Son muchas las acciones que se deben implementar en ciudades como Quibdó, pero algunas de las más relevantes son por ejemplo, la generación de diversos modelos de vivienda con características diferentes para adecuarse a los requerimientos de las diversas familias que existen en la ciudad; concebir viviendas que permitan la flexibilidad según sea la posibilidad económica de sus prioritarios para la mejora y expansión de la misma; la generación de espacio público de calidad, concibiendo un sistema de espacios públicos basados en el arte, la recreación y cultura, enmarcados en estrategias de “placemaking”; la provisión y accesibilidad a equipamientos colectivos de diversas índoles, como componente central para la superación de la pobreza urbana; el fortalecimiento de la economía a través de bienes ambientales y el ecoturismo, para que existan fuentes generadoras de empleo y alternativas de trabajo formal; la ampliación de cobertura de servicios públicos como de acueducto, alcantarillado y gas domiciliario; y muy importante, el mejoramiento en la conectividad y el acceso a internet, contribuyendo al cierre de brechas sociales.

La ciudadanía en este tipo de procesos es fundamental, pues en todo momento debe involucrarse en su propio proceso de superación de pobreza, posibilitando, a través del ejercicio de un papel protagónico, el empoderamiento de la población mediante procesos de consulta y co-creación, donde sean ellos mismos los que plasmen sus ideas, anhelos y necesidades, de forma tal que, todas sus opiniones sean recolectadas e implementadas en los proyectos a generar. De este modo, el fortalecimiento de la democracia y de la participación ciudadana, es un pilar fundamental para lograr la pertenencia al lugar y la cultura ciudadana, dos aspectos claves para el correcto desarrollo de este tipo de ciudades.

¿Qué le dirías a alguien que está estudiando un máster y tiene dudas en torno a qué tema escoger para su TFM? ¿Por qué crees que es importante realizarlo bajo la temática de la Agenda 2030 y por qué crees que es fundamental vincular universidad y ODS?

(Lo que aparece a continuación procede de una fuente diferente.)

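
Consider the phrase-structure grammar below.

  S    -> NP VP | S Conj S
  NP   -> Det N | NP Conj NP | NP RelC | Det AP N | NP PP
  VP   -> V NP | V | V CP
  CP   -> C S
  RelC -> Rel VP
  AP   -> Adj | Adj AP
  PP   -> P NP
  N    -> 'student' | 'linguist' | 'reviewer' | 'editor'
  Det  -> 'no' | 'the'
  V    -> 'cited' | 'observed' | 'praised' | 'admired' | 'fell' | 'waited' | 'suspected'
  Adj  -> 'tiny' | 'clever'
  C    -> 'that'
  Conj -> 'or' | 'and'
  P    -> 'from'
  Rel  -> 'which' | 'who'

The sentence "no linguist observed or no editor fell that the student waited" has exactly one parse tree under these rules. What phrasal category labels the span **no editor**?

[S [S [NP [Det no] [N linguist]] [VP [V observed]]] [Conj or] [S [NP [Det no] [N editor]] [VP [V fell] [CP [C that] [S [NP [Det the] [N student]] [VP [V waited]]]]]]]
The span 'no editor' is the NP node built by NP → Det N.

NP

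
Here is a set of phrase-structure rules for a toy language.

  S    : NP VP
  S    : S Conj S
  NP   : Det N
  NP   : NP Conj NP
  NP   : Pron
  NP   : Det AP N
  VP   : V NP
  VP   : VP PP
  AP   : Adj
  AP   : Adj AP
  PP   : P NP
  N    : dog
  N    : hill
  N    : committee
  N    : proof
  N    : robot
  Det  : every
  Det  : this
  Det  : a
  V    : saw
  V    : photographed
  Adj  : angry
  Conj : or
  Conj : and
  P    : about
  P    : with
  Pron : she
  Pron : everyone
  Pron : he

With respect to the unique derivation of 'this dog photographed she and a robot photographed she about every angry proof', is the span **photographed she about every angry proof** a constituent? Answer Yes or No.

Yes

[S [S [NP [Det this] [N dog]] [VP [V photographed] [NP [Pron she]]]] [Conj and] [S [NP [Det a] [N robot]] [VP [VP [V photographed] [NP [Pron she]]] [PP [P about] [NP [Det every] [AP [Adj angry]] [N proof]]]]]]
The words 'photographed she about every angry proof' are exhaustively dominated by a single VP node (built by VP → VP PP), so they form a constituent.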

Les diría que sin importar cuál es su rama de estudio, busquen un tema que, primero, los apasione mucho porque serán horas de investigación y qué mejor que estudiar algo con lo que se sientan a fin, y segundo, pensar cómo ese tema/trabajo puede contribuir a mejorar el mundo o la civilización actual. Por eso creo que es importante que como estudiantes, intentemos siempre generar proyectos de investigación que tengan un trasfondo para la humanidad, y qué mejor que circunscribirlos dentro de la Agenda 2030 pues así fomentamos nuestro compromiso con la misma, siendo una de las claves más importante para el cambio generacional y la sostenibilidad de los objetivos trazados en esta Agenda.

De este modo, es muy importante entonces la vinculación de la Universidad y los ODS, pues muy seguramente en dichas Instituciones se están formando personas que participan y/o participarán tanto el sector privado como el sector público, y es justo en esa etapa de aprendizaje donde se debe forjar el compromiso con la Agenda 2030, pues sin lugar a dudas, será un aliciente para influir de manera positiva en sus entornos y lugares de acción. Por lo tanto, yo soy una total abanderada por generar desde la Academia, proyectos que ofrezcan respuestas a los ODS y así avanzar en propuestas necesarias y viables que puedan dar solución a problemas urgentes de nuestra sociedad como la inequidad, la pobreza, la degradación ambiental y la violencia, que, además de ya no dar espera porque estamos en un partido contra el reloj, necesariamente debe involucrar a todas las esferas del conocimiento.